Contrôle étatique de l'importation et de la vente des armes à feu
Il faut envisager la création d'un organisme d'État ayant l'exclusivité de l'importation et de la
vente des armes à feu et de leurs munitions. Une telle mesure provoquerait certainement une
opposition d'une partie des citoyens qui se rappelle encore les dérives et exactions de la
dictature duvaliériste. Il est vrai que le danger existe qu'un tel organisme devienne un
instrument de favoritisme et de corruption. Cependant, si les Haïtiens acceptent de faire
confiance aux autorités nationales pour l'équipement des forces de l'ordre en armes de
guerre, ils devraient également accepter la solution présentée plus haut. Des balises peuvent
être mises en place pour parer aux éventuelles dérives. Un certain contrôle de la société
civile sur cet organisme peut être envisagé. Le même organisme serait chargé d'administrer
le registre national des armes à feu.
Solutions régionales
Nous avons indiqué dès le début, le caractère régional du défi posé à nos sociétés par le
trafic et la circulation illicites des armes à feu. Aussi, les solutions à ce problème devraient
également être régionales.
Renforcement des contrôles aux frontières
Une des mesures qui s'impose immédiatement à l'esprit est le renforcement des contrôles à
l'exportation et à l'importation. Cependant, une telle approche est rendue difficilement
applicable, à cause de la mondialisation et la libéralisation des échanges commerciaux. On
peut également envisager un meilleur contrôle des fabricants d'armes ainsi que des arsenaux
détenus par les différents états de la région. Cette stratégie va se heurter aux puissants
lobbies industriels, aux réticences des associations de détenteurs d'armes et même aux États
qui entourent généralement leur puissance de feu du plus grand secret.

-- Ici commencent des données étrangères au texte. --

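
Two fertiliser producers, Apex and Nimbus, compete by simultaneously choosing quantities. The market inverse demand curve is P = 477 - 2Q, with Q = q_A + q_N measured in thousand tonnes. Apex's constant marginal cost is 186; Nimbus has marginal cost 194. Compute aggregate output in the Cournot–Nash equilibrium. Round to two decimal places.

95.67

Apex's profit: π_A = (477 - 2Q)q_A - (186q_A). Setting ∂π_A/∂q_A = 0: 291 - 4q_A - 2(q_N) = 0.
Nimbus's first-order condition: 283 - 4q_N - 2(q_A) = 0.
Rearranging gives the reaction functions q_A = (291 - 2q_N)/4 and q_N = (283 - 2q_A)/4.
Solving the pair: q_A = 299/6, q_N = 275/6.
Total output Q = 299/6 + 275/6 = 287/3.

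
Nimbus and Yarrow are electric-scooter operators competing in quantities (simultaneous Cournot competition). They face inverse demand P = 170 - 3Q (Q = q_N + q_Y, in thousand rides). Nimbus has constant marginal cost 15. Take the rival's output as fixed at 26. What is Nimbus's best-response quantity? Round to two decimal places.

With the rival's output fixed at 26, Nimbus's profit is π_N = (170 - 3·26 - 3q_N)q_N - (15q_N) = (92 - 3q_N)q_N - (15q_N).
∂π_N/∂q_N = 77 - 6q_N = 0, so q_N = 77/6.

12.83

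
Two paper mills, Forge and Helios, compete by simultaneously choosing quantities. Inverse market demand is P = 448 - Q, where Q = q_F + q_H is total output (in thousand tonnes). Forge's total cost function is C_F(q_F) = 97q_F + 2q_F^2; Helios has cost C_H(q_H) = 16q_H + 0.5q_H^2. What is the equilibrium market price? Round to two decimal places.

279.65

Forge's profit: π_F = (448 - Q)q_F - (97q_F + 2q_F²). Setting ∂π_F/∂q_F = 0: 351 - 6q_F - (q_H) = 0.
Helios's first-order condition: 432 - 3q_H - (q_F) = 0.
Rearranging gives the reaction functions q_F = (351 - q_H)/6 and q_H = (432 - q_F)/3.
Solving the pair: q_F = 621/17, q_H = 131.8235.
Total output Q = 168.3529, so price P = 448 - 168.3529 = 279.6471.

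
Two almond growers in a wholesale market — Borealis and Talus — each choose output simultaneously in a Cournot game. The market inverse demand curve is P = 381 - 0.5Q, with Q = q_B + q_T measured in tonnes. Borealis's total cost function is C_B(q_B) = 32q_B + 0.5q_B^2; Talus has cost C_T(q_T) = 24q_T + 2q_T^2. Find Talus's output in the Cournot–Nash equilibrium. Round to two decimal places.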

Harmonisation des réglementations régionales sur les armes à feu
Les différents pays de la région ont des différences marquées, du point de vue historique,
culturel et législatif, en ce qui concerne leur politique de contrôle des armes à feu. Tant que
ces différences subsisteront, un trafic existera des pays où ces lois sont les moins strictes
vers ceux où elles le sont plus. Les barrières tarifaires ou douanières résisteront difficilement
à ce déséquilibre.
Le trafic et la circulation illégales des armes à feu sont aussi dangereux pour la sécurité
publique et la stabilité des états, que celui des drogues, bien que leurs flux soient
généralement inverses. Ils sont étroitement liés et exigent une réponse concertée des nations
menacées par ces deux phénomènes.
Nous avons signalé que la plupart des armes à feu circulant légalement ou illégalement en
Haïti, ont pour origine les États-Unis. C'est également la situation dans la plupart des pays de
la région. Le cas du Mexique est de ce point de vue exemplaire: la grande majorité des armes
à feu utilisées par les cartels de la drogue dans leur effarante campagne de violence,
proviennent des États-Unis. Le Président Calderon a tenté de sensibiliser ses homologues
américains sur ce probléme crucial, mais jusqu'ici en vain. Seul un front uni des pays du Sud
pourra éventuellement influencer l'administration américaine, pour que cesse d'être tolérée
l'interprétation abusive du deuxième Amendement, qui permet l'accumulation incontrôlée
d'armes par les citoyens américains. Ces armes sont non seulement la cause de tragédies
parfois spectaculaires aux États-Unis mêmes, mais nombre d'entre elles alimentent la
violence dans les pays de la région. Une des premières mesures à réclamer de nos
partenaires américains serait le renouvellement du moratoire sur la vente des fusils d'assaut
semi-automatiques totalement impropres à la chasse, au tir sportif ou à l'autodéfense. Le
nombre d'armes à feu autorisé à un seul citoyen devrait être limité.
Les pays du Sud devraient également s'unir pour porter les États-Unis à modifier également
leur politique de prohibition sans nuance des drogues psychoactives, laquelle a un impact
déstabilisateur sur l'ensemble des pays de la région.